Last Sunday, I posted some artwork on Tumblr. About an hour after I posted it, it had accumulated something like 400 ‘notes.’ A lot of people I knew had ‘reblogged’ it or ‘liked’ it. It felt good to create something that other people enjoyed, I felt like I was contributing positively to an artistic community. It was nice.
Three days later, that same piece of art had accumulated roughly 14000 ‘notes,’ making it my most popular post on Tumblr. It has been reblogged by people with usernames like ‘LA-DICKSUIT-XX’ and ‘IM-THELITTLE- MERMAID-DUH.’ I visited the blogs of some of these people and saw my artwork next to photographs of shoes and ‘Tyler the Creator.’ My initial excitement decayed into something closer resembling anxiety or shame. I sat at my computer and shook my head quietly.
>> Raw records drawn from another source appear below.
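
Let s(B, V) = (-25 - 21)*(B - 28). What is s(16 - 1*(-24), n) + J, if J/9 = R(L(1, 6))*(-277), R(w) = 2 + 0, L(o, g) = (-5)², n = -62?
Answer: -5538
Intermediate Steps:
L(o, g) = 25
R(w) = 2
s(B, V) = 1288 - 46*B (s(B, V) = -46*(-28 + B) = 1288 - 46*B)
J = -4986 (J = 9*(2*(-277)) = 9*(-554) = -4986)
s(16 - 1*(-24), n) + J = (1288 - 46*(16 - 1*(-24))) - 4986 = (1288 - 46*(16 + 24)) - 4986 = (1288 - 46*40) - 4986 = (1288 - 1840) - 4986 = -552 - 4986 = -5538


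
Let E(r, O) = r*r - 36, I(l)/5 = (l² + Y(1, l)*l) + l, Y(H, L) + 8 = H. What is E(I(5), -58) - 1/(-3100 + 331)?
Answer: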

I felt like my mildly successful artwork had become a disposable array of pixels by which strangers could express their individuality. I began to suspect that all of my previous artwork was failed attempts at becoming a disposable array of pixels by which strangers could express their individuality. One person had posted my artwork and wrote ‘gpoy’ below it. I was unhappy.
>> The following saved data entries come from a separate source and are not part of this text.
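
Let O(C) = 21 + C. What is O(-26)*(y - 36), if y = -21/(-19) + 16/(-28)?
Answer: 23585/133 ≈ 177.33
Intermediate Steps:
y = 71/133 (y = -21*(-1/19) + 16*(-1/28) = 21/19 - 4/7 = 71/133 ≈ 0.53383)
O(-26)*(y - 36) = (21 - 26)*(71/133 - 36) = -5*(-4717/133) = 23585/133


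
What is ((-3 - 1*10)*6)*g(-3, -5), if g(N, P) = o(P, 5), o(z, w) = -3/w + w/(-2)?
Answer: 1209/5 ≈ 241.80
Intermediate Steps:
o(z, w) = -3/w - w/2 (o(z, w) = -3/w + w*(-½) = -3/w - w/2)
g(N, P) = -31/10 (g(N, P) = -3/5 - ½*5 = -3*⅕ - 5/2 = -⅗ - 5/2 = -31/10)
((-3 - 1*10)*6)*g(-3, -5) = ((-3 - 1*10)*6)*(-31/10) = ((-3 - 10)*6)*(-31/10) = -13*6*(-31/10) = -78*(-31/10) = 1209/5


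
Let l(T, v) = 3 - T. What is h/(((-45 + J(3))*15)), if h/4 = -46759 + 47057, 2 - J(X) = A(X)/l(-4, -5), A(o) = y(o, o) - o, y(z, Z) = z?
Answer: -1192/645 ≈ -1.8481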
Tumblr’s accounting of total ‘notes’ attributed to individual posts was the problem, I thought. Because every bit of content on Tumblr displays its total accumulation of ‘notes,’ it was almost impossible not to equate that number with the ‘value’ of that bit of content, I thought. Everything gets a number, some things are better than other things.
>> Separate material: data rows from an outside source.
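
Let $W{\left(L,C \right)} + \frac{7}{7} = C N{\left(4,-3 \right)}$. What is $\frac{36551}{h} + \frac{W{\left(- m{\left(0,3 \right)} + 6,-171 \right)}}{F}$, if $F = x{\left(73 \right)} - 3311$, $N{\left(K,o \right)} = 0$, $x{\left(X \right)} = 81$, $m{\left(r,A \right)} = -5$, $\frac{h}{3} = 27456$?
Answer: $\frac{59071049}{133024320} \approx 0.44406$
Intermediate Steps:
$h = 82368$ ($h = 3 \cdot 27456 = 82368$)
$F = -3230$ ($F = 81 - 3311 = -3230$)
$W{\left(L,C \right)} = -1$ ($W{\left(L,C \right)} = -1 + C 0 = -1 + 0 = -1$)
$\frac{36551}{h} + \frac{W{\left(- m{\left(0,3 \right)} + 6,-171 \right)}}{F} = \frac{36551}{82368} - \frac{1}{-3230} = 36551 \cdot \frac{1}{82368} - - \frac{1}{3230} = \frac{36551}{82368} + \frac{1}{3230} = \frac{59071049}{133024320}$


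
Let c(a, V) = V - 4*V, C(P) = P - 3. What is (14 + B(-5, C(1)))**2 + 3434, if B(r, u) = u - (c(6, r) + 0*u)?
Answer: 3443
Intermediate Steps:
C(P) = -3 + P
c(a, V) = -3*V
B(r, u) = u + 3*r (B(r, u) = u - (-3*r + 0*u) = u - (-3*r + 0) = u - (-3)*r = u + 3*r)
(14 + B(-5, C(1)))**2 + 3434 = (14 + ((-3 + 1) + 3*(-5)))**2 + 3434 = (14 + (-2 - 15))**2 + 3434 = (14 - 17)**2 + 3434 = (-3)**2 + 3434 = 9 + 3434 = 3443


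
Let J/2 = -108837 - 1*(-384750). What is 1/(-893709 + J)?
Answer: -1/341883 ≈ -2.9250e-6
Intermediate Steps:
J = 551826 (J = 2*(-108837 - 1*(-384750)) = 2*(-108837 + 384750) = 2*275913 = 551826)
1/(-893709 + J) = 1/(-893709 + 551826) = 1/(-341883) = -1/341883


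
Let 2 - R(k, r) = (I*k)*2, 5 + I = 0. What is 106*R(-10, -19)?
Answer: -10388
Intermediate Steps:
I = -5 (I = -5 + 0 = -5)
R(k, r) = 2 + 10*k (R(k, r) = 2 - (-5*k)*2 = 2 - (-10)*k = 2 + 10*k)
106*R(-10, -19) = 106*(2 + 10*(-10)) = 106*(2 - 100) = 106*(-98) = -10388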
I realized that if my ‘goal’ on Tumblr was to generate content that was well-received (i.e., content that got a lot of ‘notes’), then I had basically achieved my goal. It was like I had left the cave and found the outside of the cave just like the inside of the cave. Plato was wrong, I thought. There is no sun. Not on the internet. I had pursued hollow success and was still surprised to find it hollow. I had become a disposable summation of my ‘notes.’ I drank a glass of water while sitting on the grass outside. Water from the grass soaked through to my skin. It was nice.